List of allowed operations:

(To be completed and corrected by your answers and comments.)

• Well defined: Take the size of the pointer variable. E.g. sizeof(ptr)
• Well defined: Take the size of the dereferenced pointer (given it is not void *). E.g. sizeof(*ptr) (see comments of EOF and Jonathan Leffler ).
• Well defined: Assignment of another (valid) value to the pointer (not to the referenced variable!). E.g. ptr = NULL;

• Well defined: Accessing the representation of the Pointer (example from Keith Thompson's answer):

  unsigned char rep[sizeof ptr];
  memcpy(rep, &ptr, sizeof ptr); /* ok, accesses the representation */
                                 /* but not the value */
  

Operations that are not well-defined according to the standard:

(To be completed and corrected by your answers and comments.)

These operations are often treated as if they are well-defined on an invalid pointer, but are not well-defined according to the standard:

• Undefined: Comparing the value of the pointer (even to a NULL-Pointer constant)
• Undefined: conversion to an integral value

As with all undefined behaviour, you may get away with (ab)using the pointers on many machines, but the C Standard does not guarantee that you will get away with and there are (or once were) machines where such abuse of a pointer would lead to programs failing dramatically.

For the general rule, see Keith Thompson's answer — and the extensive comments below.

任何使用无效指针的值是未定义行为。

int *ptr = malloc(sizeof *ptr);
// the value of ptr is now valid, possibly NULL
if (ptr != NULL) {
    // the value of ptr is valid and non-null
    free(ptr);
    // the value of ptr is now invalid
    ptr; // UNDEFINED BEHAVIOR
}

引文： N1570 6.2.4p2：

一个指针的值变为不确定的时它指向的对象（或刚刚过去）达到其寿命的结束。

这可能是因为编译器将生成的表达式语句无代码ptr; ; 那是当然的，未定义行为的范围内。

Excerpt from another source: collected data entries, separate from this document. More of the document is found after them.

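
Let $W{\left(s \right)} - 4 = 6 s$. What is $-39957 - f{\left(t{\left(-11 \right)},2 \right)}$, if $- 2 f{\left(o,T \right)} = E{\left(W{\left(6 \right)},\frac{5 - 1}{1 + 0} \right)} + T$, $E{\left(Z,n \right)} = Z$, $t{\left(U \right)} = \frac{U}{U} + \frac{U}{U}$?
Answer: $-39936$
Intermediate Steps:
$t{\left(U \right)} = 2$ ($t{\left(U \right)} = 1 + 1 = 2$)
$W{\left(s \right)} = 4 + 6 s$
$f{\left(o,T \right)} = -20 - \frac{T}{2}$ ($f{\left(o,T \right)} = - \frac{\left(4 + 6 \cdot 6\right) + T}{2} = - \frac{\left(4 + 36\right) + T}{2} = - \frac{40 + T}{2} = -20 - \frac{T}{2}$)
$-39957 - f{\left(t{\left(-11 \right)},2 \right)} = -39957 - \left(-20 - 1\right) = -39957 - -21 = -39957 + 21 = -39936$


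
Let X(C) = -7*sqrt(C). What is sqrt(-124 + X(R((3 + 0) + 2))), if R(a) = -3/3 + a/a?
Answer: 2*I*sqrt(31) ≈ 11.136*I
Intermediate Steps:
R(a) = 0 (R(a) = -3*1/3 + 1 = -1 + 1 = 0)
sqrt(-124 + X(R((3 + 0) + 2))) = sqrt(-124 - 7*sqrt(0)) = sqrt(-124 - 7*0) = sqrt(-124 + 0) = sqrt(-124) = 2*I*sqrt(31)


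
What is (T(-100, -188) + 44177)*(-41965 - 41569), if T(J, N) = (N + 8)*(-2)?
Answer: -3720353758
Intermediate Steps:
T(J, N) = -16 - 2*N (T(J, N) = (8 + N)*(-2) = -16 - 2*N)
(T(-100, -188) + 44177)*(-41965 - 41569) = ((-16 - 2*(-188)) + 44177)*(-41965 - 41569) = ((-16 + 376) + 44177)*(-83534) = (360 + 44177)*(-83534) = 44537*(-83534) = -3720353758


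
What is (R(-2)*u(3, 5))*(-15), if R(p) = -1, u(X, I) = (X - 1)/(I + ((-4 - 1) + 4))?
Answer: 15/2 ≈ 7.5000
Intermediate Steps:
u(X, I) = (-1 + X)/(-1 + I) (u(X, I) = (-1 + X)/(I + (-5 + 4)) = (-1 + X)/(I - 1) = (-1 + X)/(-1 + I))
(R(-2)*u(3, 5))*(-15) = -(-1 + 3)/(-1 + 5)*(-15) = -2/4*(-15) = -1*½*(-15) = -½*(-15) = 15/2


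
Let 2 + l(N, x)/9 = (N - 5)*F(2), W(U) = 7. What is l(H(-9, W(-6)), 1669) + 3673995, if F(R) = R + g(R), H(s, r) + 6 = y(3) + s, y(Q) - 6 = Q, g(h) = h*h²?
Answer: 3672987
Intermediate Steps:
g(h) = h³
y(Q) = 6 + Q
H(s, r) = 3 + s (H(s, r) = -6 + ((6 + 3) + s) = -6 + (9 + s) = 3 + s)
F(R) = R + R³
l(N, x) = -468 + 90*N (l(N, x) = -18 + 9*((N - 5)*(2 + 2³)) = -18 + 9*((-5 + N)*(2 + 8)) = -18 + 9*((-5 + N)*10) = -18 + 9*(-50 + 10*N) = -18 + (-450 + 90*N) = -468 + 90*N)
l(H(-9, W(-6)), 1669) + 3673995 = (-468 + 90*(3 - 9)) + 3673995 = (-468 + 90*(-6)) + 3673995 = (-468 - 540) + 3673995 = -1008 + 3673995 = 3672987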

指针对象的任何操作，不检索其值是（至少潜在地）明确定义的：

sizeof ptr;  // ok, doesn't use the value
sizeof *ptr; // ok, doesn't use the value, only the type
ptr = NULL;  // ok

您也可以访问指针对象的呈现 ，而无需访问它的价值：

unsigned char rep[sizeof ptr];
memcpy(rep, &ptr, sizeof ptr); // ok, accesses the representation
                               // but not the value

虽然没有太多你可以用做结果。

这个问题是非常广阔的。 但是，为了回答您的具体方案：

int * myFunc(const int * const A, int * B)

如果这个功能用一个无效的指针值被称为那么它已经通过评估无效的指针值作为准备调用函数的部分引起未定义行为 。

所有“明确定义”你的子弹点都没有明确定义，因为一旦UB发生猫不能在包中放回去。